Pada umumnya setiap orang sangat suka terhadap sesuatu hal yang enak, mudah,
cepat dan realistis atau rasional namun tanpa disadari atau disadari kebiasaan
itu dapat memasung diri kita dari meraih kebenaran hakiki, sebab sifat-sifat
tersebut cenderung mengikuti hawa nafsu yang ada di diri kita,
karena hawa nafsu itu tidak ingin melakukan sesuatu hal yang susah untuk
melakukannya, tidak sabar atau tidak mau menunggu lama untuk mencapai sesuatu
tujuannya, apalagi bila sesuatu itu tidak rasional menurutnya, padahal tidak
bisa kita pungkiri didalam kehidupan kita banyak hal-hal yang tidak mudah atau
tidak enak atau sesuatu yang tidak kita inginkan kerap datang atau terjadi
kepada diri kita yang kesemuanya itu membuat diri kita semakin susah,
apalagi hal yang tidak realistis atau tidak rasional menghampiri didalam
kehidupan yang mau atau tidak mau harus kita jalani atau menerimanya pastilah
hal tersebut akan menjadi masalah yang membuat kita tidak bisa bersikap tenang
sepanjang diri kita belum dapat ikhlas menerimanya, sehingga rasa buruk sangka
terhadap hal yang belum dapat kita menerimanya menjadi penyakit yang selalu
membayangi atau menghantui didalam kehidupan ini yang akibatnya hati dan
pikiran kita selalu takut kalau-kalau hal itu datang kepada diri kita sehingga
rasa was-was atau kekhawatiran pun datang didalam kehidupan yang kita jalani
padahal dirinya sudah mengetahui akan ketentuan qodho dan qhodar Allah berlaku
kepada dirinya namun rasa buruk sangka kepada Allah dapat muncul seketika,
dirinya takut bila Allah memberikan ketentuan kepada dirinya sesuatu yang
tidak ia sukai. Padahal Allah SWT sudah berfirman yang artinya:

Diwajibkan atas kamu berperang, padahal berperang itu adalah sesuatu yang
kamu benci. Boleh jadi kamu membenci sesuatu, padahal ia amat baik bagimu,
dan boleh jadi (pula) kamu menyukai sesuatu, padahal ia amat buruk bagimu;
Allah mengetahui, sedang kamu tidak mengetahui.

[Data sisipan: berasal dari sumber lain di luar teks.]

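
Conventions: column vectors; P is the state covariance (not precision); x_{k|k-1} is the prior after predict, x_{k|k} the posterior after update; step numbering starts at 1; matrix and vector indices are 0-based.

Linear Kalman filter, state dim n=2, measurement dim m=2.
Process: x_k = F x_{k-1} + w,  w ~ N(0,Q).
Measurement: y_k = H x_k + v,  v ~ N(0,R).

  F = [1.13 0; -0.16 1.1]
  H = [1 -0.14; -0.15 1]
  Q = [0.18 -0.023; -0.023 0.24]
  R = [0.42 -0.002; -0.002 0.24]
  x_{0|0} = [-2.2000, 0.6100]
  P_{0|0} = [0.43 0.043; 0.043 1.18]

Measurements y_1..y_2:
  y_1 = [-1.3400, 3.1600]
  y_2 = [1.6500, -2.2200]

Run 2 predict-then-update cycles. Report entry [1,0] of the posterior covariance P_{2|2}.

step 1: x^-=[-2.4860, 1.0230]  P^-=[0.7291 -0.0473; -0.0473 1.6637]  S=[1.1949 -0.3926; -0.3926 1.9343]  K=[0.6312 0.0471; 0.0528 0.8745]  nu=[1.2892, 1.7641]  x^+=[-1.5892, 2.6337]  P^+=[0.2721 0.0509; 0.0509 0.2174]
step 2: x^-=[-1.7958, 3.1514]  P^-=[0.5275 -0.0090; -0.0090 0.4921]  S=[0.9596 -0.1592; -0.1592 0.7467]  K=[0.5509 -0.0005; 0.0295 0.6672]  nu=[3.8870, -5.6408]  x^+=[0.3485, -0.4972]  P^+=[0.2362 0.0342; 0.0342 0.1652]

P_post[1,0] = 0.0342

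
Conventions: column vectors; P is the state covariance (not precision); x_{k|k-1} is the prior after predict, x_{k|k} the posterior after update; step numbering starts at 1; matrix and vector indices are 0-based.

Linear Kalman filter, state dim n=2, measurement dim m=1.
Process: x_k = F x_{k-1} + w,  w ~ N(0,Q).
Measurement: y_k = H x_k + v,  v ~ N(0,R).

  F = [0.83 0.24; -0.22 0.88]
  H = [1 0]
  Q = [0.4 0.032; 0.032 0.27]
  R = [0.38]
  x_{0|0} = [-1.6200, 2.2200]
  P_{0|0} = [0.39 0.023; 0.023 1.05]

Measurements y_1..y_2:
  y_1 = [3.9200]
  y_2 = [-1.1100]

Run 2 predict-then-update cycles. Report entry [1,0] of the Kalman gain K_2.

K[1,0] = 0.2453

step 1: x^-=[-0.8118, 2.3100]  P^-=[0.7383 0.1981; 0.1981 1.0931]  S=[1.1183]  K=[0.6602; 0.1772]  nu=[4.7318]  x^+=[2.3121, 3.1483]  P^+=[0.2509 0.0673; 0.0673 1.0580]
step 2: x^-=[2.6747, 2.2619]  P^-=[0.6606 0.2553; 0.2553 1.0754]  S=[1.0406]  K=[0.6348; 0.2453]  nu=[-3.7847]  x^+=[0.2721, 1.3335]  P^+=[0.2412 0.0932; 0.0932 1.0128]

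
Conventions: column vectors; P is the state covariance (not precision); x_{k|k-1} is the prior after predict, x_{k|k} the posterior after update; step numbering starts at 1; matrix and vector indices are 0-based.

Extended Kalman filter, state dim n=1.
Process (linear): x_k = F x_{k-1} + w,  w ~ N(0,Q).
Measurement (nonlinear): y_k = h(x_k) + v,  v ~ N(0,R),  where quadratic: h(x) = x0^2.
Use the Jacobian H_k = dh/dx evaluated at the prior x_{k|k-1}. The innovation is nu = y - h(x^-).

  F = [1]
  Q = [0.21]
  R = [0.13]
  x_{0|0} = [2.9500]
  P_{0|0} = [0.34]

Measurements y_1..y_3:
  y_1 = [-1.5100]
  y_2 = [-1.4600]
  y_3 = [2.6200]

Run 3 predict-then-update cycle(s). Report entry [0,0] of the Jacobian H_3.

step 1: x^-=[2.9500]  P^-=[0.5500]  H_jac=[5.9000]  S=[19.2755]  K=[0.1683]  nu=[-10.2125]  x^+=[1.2307]  P^+=[0.0037]
step 2: x^-=[1.2307]  P^-=[0.2137]  H_jac=[2.4615]  S=[1.4248]  K=[0.3692]  nu=[-2.9747]  x^+=[0.1325]  P^+=[0.0195]
step 3: x^-=[0.1325]  P^-=[0.2295]  H_jac=[0.2650]  S=[0.1461]  K=[0.4162]  nu=[2.6024]  x^+=[1.2157]  P^+=[0.2042]

H_jac[0,0] = 0.2650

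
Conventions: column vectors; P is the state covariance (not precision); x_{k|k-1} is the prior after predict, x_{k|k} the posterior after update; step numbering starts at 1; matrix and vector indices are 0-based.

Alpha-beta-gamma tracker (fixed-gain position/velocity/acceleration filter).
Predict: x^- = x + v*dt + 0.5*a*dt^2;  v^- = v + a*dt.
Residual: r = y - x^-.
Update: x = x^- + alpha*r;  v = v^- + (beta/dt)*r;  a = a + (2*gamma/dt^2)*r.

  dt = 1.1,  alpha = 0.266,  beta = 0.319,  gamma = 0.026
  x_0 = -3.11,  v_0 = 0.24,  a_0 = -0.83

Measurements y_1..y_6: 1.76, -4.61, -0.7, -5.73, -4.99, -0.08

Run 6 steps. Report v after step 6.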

(Q.S.Al-baqarah (2) ayat 216).   

Dan Allah SWT berfirman yang artinya:
Dan yang demikian itu adalah prasangkamu yang telah kamu sangka terhadap
Tuhanmu, prasangka itu telah membinasakan kamu, maka jadilah kamu termasuk
orang-orang yang merugi
.
(Q.S. Al-Fushshilat (41) ayat 23)

Kepada Allah saja, yang Maha Pengasih lagi Maha Penyayang itu hati dan pikiran
serta hawa nafsu itu dapat berburuk sangka, apa lagi kepada manusia sebagai
ciptaan Allah tentulah hal tersebut berpeluang besar terhadap hati yang belum
benar-benar tunduk, ridho atau ikhlas kepada Allah  apalagi bila dirinya
ditimpa suatu cobaan, ujian  dan goncangan baik dari Allah ataupun dari
perbuatannya sendiri seperti ditimpa kemiskinan, kemelaratan, kesengsaraan,
kesakitan, penderitaan dan lain sebagainya yang tentunya hal tersebut sangat
tidak disukainya, pastilah hatinya menjadi amarah, benci, iri, hasud, dengki
tanpa mau untuk mengoreksi diri atau menyalahkan dirinya sendiri, dan secara
otomatis diri itu akan mencari kambing hitamnya untuk cenderung menyalahkan
orang lain yang tidak sesuai dengan dirinya terlebih dirinya dapat kufur
terhadap Allah menjadilah dirinya marah terhadap ketentuan Allah karena
hatinya tidak dapat menerima keputusan Allah.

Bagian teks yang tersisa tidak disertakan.